Judge rules global energy supplier hid broker commission


Energy claims specialist has helped recover thousands of pounds for a small amusement arcade business, after leading energy supplier Engie was found liable in a legal case.

The business operating as “Queenie’s Casino Slots” was awarded £14,000 from the global supplier following a court claim brought by energy litigation firm, Business Energy Claims (BEC).

North Tyneside-based BEC is urging businesses and other non-domestic users of energy such as charities, sports and social clubs and places of worship to check whether they have been misled and mis-sold energy contracts.

It is believed that the amount of mis-sold energy contracts entered into by non-domestic energy users via unregulated energy brokers totals around £2.25bn each year. According to Ofgem, around 2-3 million organisations secure their energy via a broker.

The ruling comes amid growing concern regarding energy brokers and energy suppliers omitting to disclose broker commissions made on contracts.

The court found a conflict of interest between the broker and client, and that the broker had determined the size of the commission which ultimately went against the client’s best interests, while also determining the length of contract.

During the ruling the Judge stated: “Relevant information was … kept secret…and that concealment was, in my judgment, deliberate on Engie’s part.”

And that ‘it was in Engie’s interest to keep the brokers happy and to, as far as possible, attract them to do business with Engie as opposed to another electricity supplier.’

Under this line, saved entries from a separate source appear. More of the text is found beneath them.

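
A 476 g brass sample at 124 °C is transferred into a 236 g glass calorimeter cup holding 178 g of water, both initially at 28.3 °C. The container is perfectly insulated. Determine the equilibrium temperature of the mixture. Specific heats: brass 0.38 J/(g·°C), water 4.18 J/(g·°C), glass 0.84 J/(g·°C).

Energy conservation, ΣQ = 0:
476×0.38×(T − 124) + 178×4.18×(T − 28.3) + 236×0.84×(T − 28.3) = 0
180.88(T − 124) + 744.04(T − 28.3) + 198.24(T − 28.3) = 0
(180.88 + 744.04 + 198.24) T = 180.88×124 + 744.04×28.3 + 198.24×28.3
T = 49096 / 1123.2 = 43.7 °C

T_f ≈ 43.7 °C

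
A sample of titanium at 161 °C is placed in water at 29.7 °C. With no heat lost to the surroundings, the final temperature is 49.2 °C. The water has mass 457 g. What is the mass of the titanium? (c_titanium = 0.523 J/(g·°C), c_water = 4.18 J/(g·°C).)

Energy conservation, ΣQ = 0:
m·0.523·(49.2 − 161) + 457·4.18·(49.2 − 29.7) = 0
-58.47 m = -37250
m = -37250/-58.47 ≈ 637.1 g

m ≈ 637 g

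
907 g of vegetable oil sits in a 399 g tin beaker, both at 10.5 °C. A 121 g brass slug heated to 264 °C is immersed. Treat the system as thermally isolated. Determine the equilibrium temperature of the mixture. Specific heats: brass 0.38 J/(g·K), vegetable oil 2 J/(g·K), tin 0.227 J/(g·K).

T_f ≈ 16.5 °C

T_f is the heat-capacity-weighted average of the initial temperatures:
T_f = (45.98*264 + 1814*10.5 + 90.57*10.5) / (45.98 + 1814 + 90.57)
    = 32137 / 1950.6 ≈ 16.48 °C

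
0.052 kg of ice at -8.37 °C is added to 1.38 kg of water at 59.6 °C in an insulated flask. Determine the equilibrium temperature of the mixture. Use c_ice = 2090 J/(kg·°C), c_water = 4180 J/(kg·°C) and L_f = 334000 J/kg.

T_f ≈ 54.4 °C

Conservation of energy gives ΣQ = 0:
ice -8.37→0 °C: 0.052·2090·8.37 = 909.65; fusion: m_ice L_f = 0.052·334000 = 17368; warm the meltwater: 217.36 T; water: 5768.4(T − 59.6)
5985.8 T = 343797 − 18278 = 325519
T ≈ 54.38 °C (positive, so assuming full melt was valid).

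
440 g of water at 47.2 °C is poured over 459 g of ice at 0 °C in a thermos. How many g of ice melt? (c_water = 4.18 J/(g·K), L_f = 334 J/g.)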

Additionally, ‘If the customers did enter electricity supply contracts with Engie, then the brokers would obtain a payment …. It was Engie’s policy to not reveal the size or nature of this commission.’

The owner of Queenie’s welcomed the ruling, “We are a small business that, like many others, is trying to operate in challenging economic circumstances and we welcome this good news.”

This latest action follows a number of out of court settlements across the UK in similar cases. Callum Thompson, Managing Director at BEC (right) said, “This case has the real potential to open the floodgates to other businesses and organisations large and small which may have been misled and as a result mis-sold energy contracts.

“We want to ensure these consumers understand that if they thought the commission in an energy contract was being paid by the supplier and didn’t impact on their costs, then they are sadly wrong.

“Any non-domestic user of energy which used an energy broker at any time to obtain its energy supply may have been mis-sold and could be entitled to compensation.”